Square managed to beat Wall Street estimates on both earnings and revenue when second quarter earnings went live yesterday — powered largely by higher-than-expected transaction volume and marked growth in its subscription services business.
Square’s earnings forecast, however, missed investor predictions — sending Square’s stock down 1.3 percent in after-hours trading. That fall follows the drubbing Square took on the markets Monday (July 30), with its stock price dropping six percent ahead of yesterday’s release.
By The Numbers
Square’s adjusted second-quarter earnings came in at 13 cents a share on revenue of $815 million. That beat analysts’ forecasts of earnings per share (EPS) of 11 cents and revenue of $774.6 million. That’s 60 percent revenue growth year on year. Transaction-based revenue was up 30 percent year over year to $625.2 million during Q2, while gross payment volume came in at $21.4 billion — a 30 percent increase over 2017 at the same time.
The company’s net loss narrowed to $5.91 million, or 1 cent per share, from $15.96 million, or 4 cents per share, a year ago.
Larger sellers also played a bigger part in Square’s Q2 story than they have historically. Large sellers — which, as defined by Square, are those that do more than $125,000 in annual gross payment volume — accounted for about 50 percent of overall volume during the June quarter, a three percent increase over the 47 percent of all volume large sellers accounted for during Q2.
Square Cash — the platform’s P2P payment service — also reported strong results. Customers spent a total of $250 million with Cash Card, tripling the amount consumers spent in December 2017.

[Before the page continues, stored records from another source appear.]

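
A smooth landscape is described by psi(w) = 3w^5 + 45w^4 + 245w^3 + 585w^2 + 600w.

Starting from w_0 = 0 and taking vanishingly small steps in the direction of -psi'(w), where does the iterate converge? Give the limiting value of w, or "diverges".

-1

psi'(w) = 15(w + 1)(w + 2)(w + 4)(w + 5), so psi'(0) = 600.
Gradient descent moves in the -psi' direction, i.e. w is decreasing.
The nearest critical point in that direction is w = -1, where psi'' = 180 > 0 (a local minimum). The iterate converges there.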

This year has also seen the launch of bitcoin trading through the Square Cash app. Square reported it had generated $37 million in revenue from bitcoin trading via the app — but Square elected to leave that figure and bitcoin-related costs out of its adjusted revenue.

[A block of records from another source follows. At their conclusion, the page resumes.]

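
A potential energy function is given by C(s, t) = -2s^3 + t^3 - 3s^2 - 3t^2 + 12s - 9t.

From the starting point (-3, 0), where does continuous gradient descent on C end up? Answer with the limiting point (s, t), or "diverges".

(-2, 3)

C is separable, so gradient descent decouples: s follows -∂C/∂s, t follows -∂C/∂t.
∂C/∂s = -6(s - 1)(s + 2); at s=-3 this is -24, so s increases.
∂C/∂t = 3(t - 3)(t + 1); at t=0 this is -9, so t increases.
s converges to its nearest critical value -2 (a local min of the s-part); t converges to 3. The iterate converges to (-2, 3).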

“We’re not trying to push on the monetization of bitcoin today,” Square’s CFO Sarah Friar said. “The costs are effectively costs for us to go into the market and buy bitcoin.”
Square’s subscriptions and “services-based revenue” also doubled year over year on an adjusted basis, driven by strong performances by Square Cash, Caviar, Instant Deposit and Square Capital. The company called out its SMB lending business — Square Capital — as having performed particularly strongly, with more than 60,000 loans totaling $390 million
Square missed expectations for adjusted EPS guidance — it predicted between 8 and 10 cents for the third quarter — while analysts were looking for 13 cents. Square issued adjusted revenue guidance between $407 million and $412 million, more than the $350.1 million to $408.2 million forecast by investors.
“If we build remarkable products, it will drive momentum on the top line,” Friar said on a call with reporters.
Despite the slight miss on the forecast, investors like Dan Dolev, executive director and analyst at Nomura Instinet, were mostly unconcerned in light of the strong revenue beat — and the power of products like Cash.
“Investors will give the company a pass because there’s no weakness, they’re just reinvesting,” Dolev said. “As long as you continue to get that revenue growth, the stock will continue to work.”
There have, however, been some concerns this week — in the run-up to earnings — about Square’s expansion into the wild and weird world of bitcoin trading. Financial services firm William Blair released a note earlier in the week noting that while it is most confident about the firm’s prospects, it is nervous about the bitcoin presence.
“We are a bit nervous about the addition of bitcoin trading, as we are concerned about regulatory and reputation risk. If Square customers lose material amounts of money from trading bitcoin, it could harm the brand’s value,” wrote William Blair.
On the whole, Square is having a very powerful year on the stock market. Shares are up 140 percent over the last year — and 88 percent of that growth has been in the last year.